As we enter March in 2021, many of us can’t help but feel like we haven’t even processed the events of last March. The COVID-19 pandemic quickly went from a small news story thousands of miles away to up close and personal as we packed our offices, dorms and apartments to move inside. Marking the one-year anniversary, “One Year Later” is not meant to further highlight things we miss or how our lives have been negatively affected, but to demonstrate the resilience of human nature and how we’ve adapted to extraordinary circumstances.
This articles profiles Henry Lipkis, a local New Orleans artist, and his adaptation to the city-wide lockdown. As a public muralist, he faced issues when the public was nowhere to be seen, so he came up with new ways to engage with the New Orleans art community. This article was originally published on ViaNolaVie on June 23, 2020.
Recently, public art muralist Henry Lipkis has been making frog-shaped bread. While this might seem creative’s natural response to COVID-19 city wide shutdowns, Lipkis is more than any creative. He possesses an inescapable creativity. He is unable to do anything uncreatively, even COVID-19. He is a beginning tattoo artist, a muralist, a Mardi Gras float designer (as his day job), a second line fan designer, a banner painter, and a frog-bread maker — to name a few.

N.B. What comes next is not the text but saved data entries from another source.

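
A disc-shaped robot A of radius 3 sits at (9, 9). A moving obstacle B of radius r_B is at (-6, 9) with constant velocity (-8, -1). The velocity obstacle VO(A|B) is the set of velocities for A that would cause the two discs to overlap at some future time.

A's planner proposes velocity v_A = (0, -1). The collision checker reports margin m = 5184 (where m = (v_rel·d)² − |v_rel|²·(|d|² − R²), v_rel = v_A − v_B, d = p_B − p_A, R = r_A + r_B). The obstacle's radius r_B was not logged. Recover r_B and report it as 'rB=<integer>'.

m = 5184
d = (-15, 0);  v_rel = (8, 0),  |v_rel|² = 64
v_rel×d = (8)·(0) − (0)·(-15) = 0
since m = R²·64 − 0²:  R² = (0 + 5184) / 64 = 81
R = √81 = 9  ⇒  r_B = 9 − 3 = 6

rB=6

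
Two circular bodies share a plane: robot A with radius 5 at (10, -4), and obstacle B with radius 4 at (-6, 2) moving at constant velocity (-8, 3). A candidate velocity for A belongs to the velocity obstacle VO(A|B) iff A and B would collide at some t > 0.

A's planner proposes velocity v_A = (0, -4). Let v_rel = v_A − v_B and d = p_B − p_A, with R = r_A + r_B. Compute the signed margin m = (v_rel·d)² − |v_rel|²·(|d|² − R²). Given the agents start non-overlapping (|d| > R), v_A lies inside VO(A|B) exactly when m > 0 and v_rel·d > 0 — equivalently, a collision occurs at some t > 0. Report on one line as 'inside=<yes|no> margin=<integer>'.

d = (-16, 6),  |d|² = 292;  R = 5+4 = 9,  c = 292−9² = 211
v_rel = (8, -7),  |v_rel|² = 113;  v_rel·d = (8)·(-16) + (-7)·(6) = -170
113·t² + 340·t + 211 = 0  ⇒  m = (-170)² − 113·211 = 5057
m = 5057 > 0,  v_rel·d = -170 < 0  ⇒  outside

inside=no margin=5057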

Lipkis redefines art as we know it — not the art hung up in gallery walls trapped behind ticket fees — by engaging in the community he knows best: New Orleans. Lipkis focuses on creating public art, a responsibility that he takes very seriously. His art is not self-serving; rather, much of his art is an investment in the communities it is designed for.
He aims to make art “in a useful way that engages with the culture that already exists without trying to change anything,” Lipkis said. Lipkis’s approach to art is a powerful one, placing art within the context of communities that have been harmed by massive waves of gentrification.

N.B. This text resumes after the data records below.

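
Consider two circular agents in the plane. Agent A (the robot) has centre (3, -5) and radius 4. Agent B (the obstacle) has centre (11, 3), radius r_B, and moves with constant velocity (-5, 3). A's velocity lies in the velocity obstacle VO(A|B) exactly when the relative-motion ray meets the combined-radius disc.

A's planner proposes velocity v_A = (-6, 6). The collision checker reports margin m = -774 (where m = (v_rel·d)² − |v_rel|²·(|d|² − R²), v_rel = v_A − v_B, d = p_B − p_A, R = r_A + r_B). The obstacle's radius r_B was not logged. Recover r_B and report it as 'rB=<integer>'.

m = -774
d = (8, 8);  v_rel = (-1, 3),  |v_rel|² = 10
v_rel×d = (-1)·(8) − (3)·(8) = -32
since m = R²·10 − (-32)²:  R² = (1024 + -774) / 10 = 25
R = √25 = 5  ⇒  r_B = 5 − 4 = 1

rB=1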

But, what does public art mean when we are restricted from going in public? Lipkis has approached this time with the creativity and desire to serve his community that he brings to everything. He has been painting banners for striking workers, and even more recently he has been painting and constructing banners for protests. His creativity is evident even in a creative banner structure that he has developed.

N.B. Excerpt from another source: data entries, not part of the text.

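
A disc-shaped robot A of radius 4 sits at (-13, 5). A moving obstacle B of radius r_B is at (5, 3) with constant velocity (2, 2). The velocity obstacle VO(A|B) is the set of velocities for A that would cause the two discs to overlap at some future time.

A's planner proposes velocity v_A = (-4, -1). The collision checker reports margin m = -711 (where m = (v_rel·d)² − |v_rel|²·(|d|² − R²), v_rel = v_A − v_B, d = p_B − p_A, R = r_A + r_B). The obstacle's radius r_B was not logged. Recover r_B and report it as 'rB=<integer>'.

m = -711
d = (18, -2);  v_rel = (-6, -3),  |v_rel|² = 45
v_rel×d = (-6)·(-2) − (-3)·(18) = 66
since m = R²·45 − 66²:  R² = (4356 + -711) / 45 = 81
R = √81 = 9  ⇒  r_B = 9 − 4 = 5

rB=5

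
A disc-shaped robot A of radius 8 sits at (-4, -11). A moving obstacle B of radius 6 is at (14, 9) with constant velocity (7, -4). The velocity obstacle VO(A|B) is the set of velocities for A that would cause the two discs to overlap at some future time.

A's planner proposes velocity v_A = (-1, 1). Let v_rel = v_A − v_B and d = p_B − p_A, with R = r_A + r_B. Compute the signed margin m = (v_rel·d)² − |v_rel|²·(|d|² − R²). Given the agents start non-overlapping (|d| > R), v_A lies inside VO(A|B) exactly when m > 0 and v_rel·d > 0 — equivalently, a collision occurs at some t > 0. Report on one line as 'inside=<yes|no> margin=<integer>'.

d = (18, 20),  |d|² = 724;  R = 8+6 = 14,  c = 724−14² = 528
v_rel = (-8, 5),  |v_rel|² = 89;  v_rel·d = (-8)·(18) + (5)·(20) = -44
89·t² + 88·t + 528 = 0  ⇒  m = (-44)² − 89·528 = -45056
m = -45056 < 0,  v_rel·d = -44 < 0  ⇒  outside

inside=no margin=-45056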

He has also continued his “day job” — designing Mardi Gras floats. Float designers are still working in the sketch phase, so that job has shifted easily into the stay-at-home period – although, he does not seem affected by the uncertainty of Mardi Gras 2021. That has only been “a little bit” of work though. Many of his other planned projects have been postponed indefinitely, but his attitude about this is forward-thinking.
Though Lipkis, has found “it’s pretty hard to get inspired when … your mind is rushing through … the potential collapse of … everything,” he has directed himself towards thinking about “what types of art [he] can do in that circumstance,” no matter how things go. He hopes to figure out how he “could continue to make a living and help create value when everything is upside down.” This is an important attitude in this time of uncertainty. He has shifted his pre-existing artistic goal – of working on “canvases” that already exist in the world – into learning how to tattoo.
While Lipkis did not shy away from acknowledging that this is a difficult time to be an artist, he also has not taken this time sitting down. During the period of COVID-19, he has proven himself to be just as creative in life as he is in his numerous art forms.